25/07/2026
La rimozione di croste nere dalle superfici lapidee in ambiente metropolitano costituisce per noi restauratori un momento metodologico sempre molto delicato. La tecnica adottata deve infatti rispondere non solo ad un'istanza di ordine estetico, di volta in volta calibrata secondo le indicazioni sul grado di pulitura impartite dalla Soprintendenza, ma deve anche essere in grado di mantenere e conservare le patine naturali che sono parte costitutiva di un materiale "trasformato" dal tempo e dai trattamenti superficiali eseguiti durante il suo tempo vita. A tali necessità di ordine conservativo si aggiungono anche quelle di ordine pratico ed economico, legate per lo più ad esigenze dei tempi di impiego della manodopera, che costituisce la voce di maggiore onere nel restauro.

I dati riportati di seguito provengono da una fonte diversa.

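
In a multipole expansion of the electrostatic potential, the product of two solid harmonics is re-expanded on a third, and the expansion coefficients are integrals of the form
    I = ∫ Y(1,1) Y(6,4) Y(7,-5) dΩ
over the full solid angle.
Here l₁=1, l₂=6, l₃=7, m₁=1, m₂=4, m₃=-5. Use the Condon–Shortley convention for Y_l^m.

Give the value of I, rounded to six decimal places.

-0.284256

Checks pass: Σm=0; 14 even; l₃=7∈[5,7].
(2·1+1)(2·6+1)(2·7+1) = 585
Δ: 0! 2! 12! / 15! → 1/1365
sum: t=0:+1/518400 = 1/518400
3j²(1 6 7; 0 0 0) = Δ·Π!·Σ² = 7/195  (sign -1)
sum: t=0:+1/14515200 = 1/14515200
3j²(1 6 7; 1 4 -5) = Δ·Π!·Σ² = 22/455  (sign +1)
combine: 4πI² = 585·7/195·22/455 = 66/65
take √, sign -1: I = -0.28425647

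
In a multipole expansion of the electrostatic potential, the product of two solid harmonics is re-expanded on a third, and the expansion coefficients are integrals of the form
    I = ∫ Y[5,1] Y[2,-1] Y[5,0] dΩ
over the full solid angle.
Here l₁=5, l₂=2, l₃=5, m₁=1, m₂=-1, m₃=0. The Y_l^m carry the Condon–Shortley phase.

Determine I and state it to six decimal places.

-0.036166

m-sum 0 ✓  L=12 even ✓  3≤5≤7 ✓
Π(2lᵢ+1) = 11×5×11 = 605
triangle coeff Δ(5,2,5) = 1/38610
Σ_t [0,2]: t=0:+1/2880 t=1:−1/576 t=2:+1/2880 = -1/960
(3j)²=10/429 [(5 2 5; 0 0 0)], sign=+1
Σ_t [0,1]: t=0:+1/1152 t=1:−1/1440 = 1/5760
(3j)²=1/858 [(5 2 5; 1 -1 0)], sign=-1
⇒ 4πI² = 25/1521
I = (-1)√(25/1521/(4π)) = -0.03616600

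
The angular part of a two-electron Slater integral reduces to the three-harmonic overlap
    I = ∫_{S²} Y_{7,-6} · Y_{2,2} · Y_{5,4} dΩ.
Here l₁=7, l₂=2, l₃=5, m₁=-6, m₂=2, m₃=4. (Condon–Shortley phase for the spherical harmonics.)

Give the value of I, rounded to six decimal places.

0.303018

m-sum 0 ✓  L=14 even ✓  5≤5≤9 ✓
Π(2lᵢ+1) = 15×5×11 = 825
triangle coeff Δ(7,2,5) = 1/15015
Σ_t [2,2]: t=2:+1/57600 = 1/57600
(3j)²=21/715 [(7 2 5; 0 0 0)], sign=-1
Σ_t [4,4]: t=4:+1/8709120 = 1/8709120
(3j)²=1/21 [(7 2 5; -6 2 4)], sign=-1
⇒ 4πI² = 15/13
I = (+1)√(15/13/(4π)) = 0.30301841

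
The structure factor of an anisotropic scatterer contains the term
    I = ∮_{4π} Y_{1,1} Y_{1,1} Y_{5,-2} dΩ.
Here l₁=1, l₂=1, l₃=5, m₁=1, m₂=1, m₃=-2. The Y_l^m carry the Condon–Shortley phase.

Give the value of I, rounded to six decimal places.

0.000000

l₃=5 ∉ [0,2] — triangle fails ⇒ I = 0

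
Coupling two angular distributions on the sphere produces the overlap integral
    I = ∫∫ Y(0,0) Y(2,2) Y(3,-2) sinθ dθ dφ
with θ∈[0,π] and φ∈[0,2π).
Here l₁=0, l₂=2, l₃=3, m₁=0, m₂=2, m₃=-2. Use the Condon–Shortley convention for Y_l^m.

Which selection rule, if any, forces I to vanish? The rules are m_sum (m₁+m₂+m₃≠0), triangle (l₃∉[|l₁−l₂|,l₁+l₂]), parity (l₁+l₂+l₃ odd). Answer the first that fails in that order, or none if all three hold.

m₁+m₂+m₃ = 0 + 2 − 2 = 0  ✓
triangle: |0−2|=2 ≤ l₃=3 ≤ 0+2=2  ✗
parity: l₁+l₂+l₃ = 5 is odd

triangle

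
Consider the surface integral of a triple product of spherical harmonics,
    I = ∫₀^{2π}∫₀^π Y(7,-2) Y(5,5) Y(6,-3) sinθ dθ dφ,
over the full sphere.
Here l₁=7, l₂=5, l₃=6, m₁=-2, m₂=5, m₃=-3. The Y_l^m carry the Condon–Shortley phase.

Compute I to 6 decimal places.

0.140567

Rules hold: Σm=0, L=18 even, 2≤6≤12.
N = 15·11·13 = 2145
Δ = 6!·8!·4!/19! = 1/174594420
Racah Σ t=1..5: t=1:−1/4147200 t=2:+1/207360 t=3:−1/82944 t=4:+1/207360 t=5:−1/4147200 = -1/345600
⇒ 3j(7 5 6; 0 0 0)² = 420/46189, sgn -1
Racah Σ t=6..6: t=6:+1/12441600 = 1/12441600
⇒ 3j(7 5 6; -2 5 -3)² = 588/46189, sgn -1
4πI² = N·(3j₀)²·(3jₘ)² = 3704400/14919047
I = +1·√(0.2483/4π) = 0.14056703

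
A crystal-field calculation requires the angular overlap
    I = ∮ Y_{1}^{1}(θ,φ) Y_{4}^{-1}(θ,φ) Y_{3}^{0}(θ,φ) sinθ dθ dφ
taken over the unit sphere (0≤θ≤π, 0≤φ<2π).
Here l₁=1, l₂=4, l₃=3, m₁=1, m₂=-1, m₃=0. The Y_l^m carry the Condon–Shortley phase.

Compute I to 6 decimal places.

-0.194664

Rules hold: Σm=0, L=8 even, 3≤3≤5.
N = 3·9·7 = 189
Δ = 2!·0!·6!/9! = 1/252
Racah Σ t=1..1: t=1:−1/36 = -1/36
⇒ 3j(1 4 3; 0 0 0)² = 4/63, sgn +1
Racah Σ t=0..0: t=0:+1/72 = 1/72
⇒ 3j(1 4 3; 1 -1 0)² = 5/126, sgn -1
4πI² = N·(3j₀)²·(3jₘ)² = 10/21
I = -1·√(0.47619/4π) = -0.19466390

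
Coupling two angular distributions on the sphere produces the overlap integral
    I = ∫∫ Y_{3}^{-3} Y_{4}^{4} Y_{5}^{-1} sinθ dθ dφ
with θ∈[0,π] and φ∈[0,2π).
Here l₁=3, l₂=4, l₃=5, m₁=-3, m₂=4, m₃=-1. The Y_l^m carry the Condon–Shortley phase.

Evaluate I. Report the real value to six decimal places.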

Vi è un prodotto, da poco immesso sul mercato da Cts Vicenza che, seppure non essendo una novità in termini di tipologia di materiali, rappresenta invece una meravigliosa intuizione per come essi siano insieme combinati e pronti all'uso. Nel caso rappresentato in foto abbiamo, previe opportune campionature, eseguito una rimozione delle croste nere con il formulato Nevek AB57 della CTS Conservation : alla praticità del prodotto già pronto all'uso, senza necessità di provvedere al riscaldamento del gel rigido, si unisce la particolare caratteristica del gel derivato dall'Agar Agar, ossia di mantenere la miscela acquosa sulla sola interfaccia di contatto, quindi esclusivamente della crosta nera. Conosciamo tutti gli effetti parzialmente dissolventi dell'EDTA sulle pietre di matrice calcarea, come la pietra d'Istria in questione, ma il Nevek permette che la miscela AB57 entri in contratto solo con la parte corticale, costituita da crosta nera. Nello specifico nostro caso, dopo un tempo di posa di 5 ore, senza colature e necessità di coprire l'impacco con pellicola, è stato possibile rimuovere la sola crosta nera con semplice azione meccanica di spazzolini morbidi ed acqua. Le patine di ossalato sono state perfettamente conservate e la pietra non ha manifestato alcun tipo di efflorescenza salina, spesso presente dopo l'esecuzione di tradizionali impacchi con polpa di cellulosa e ammonio carbonato. Siamo molto soddisfatti degli esiti.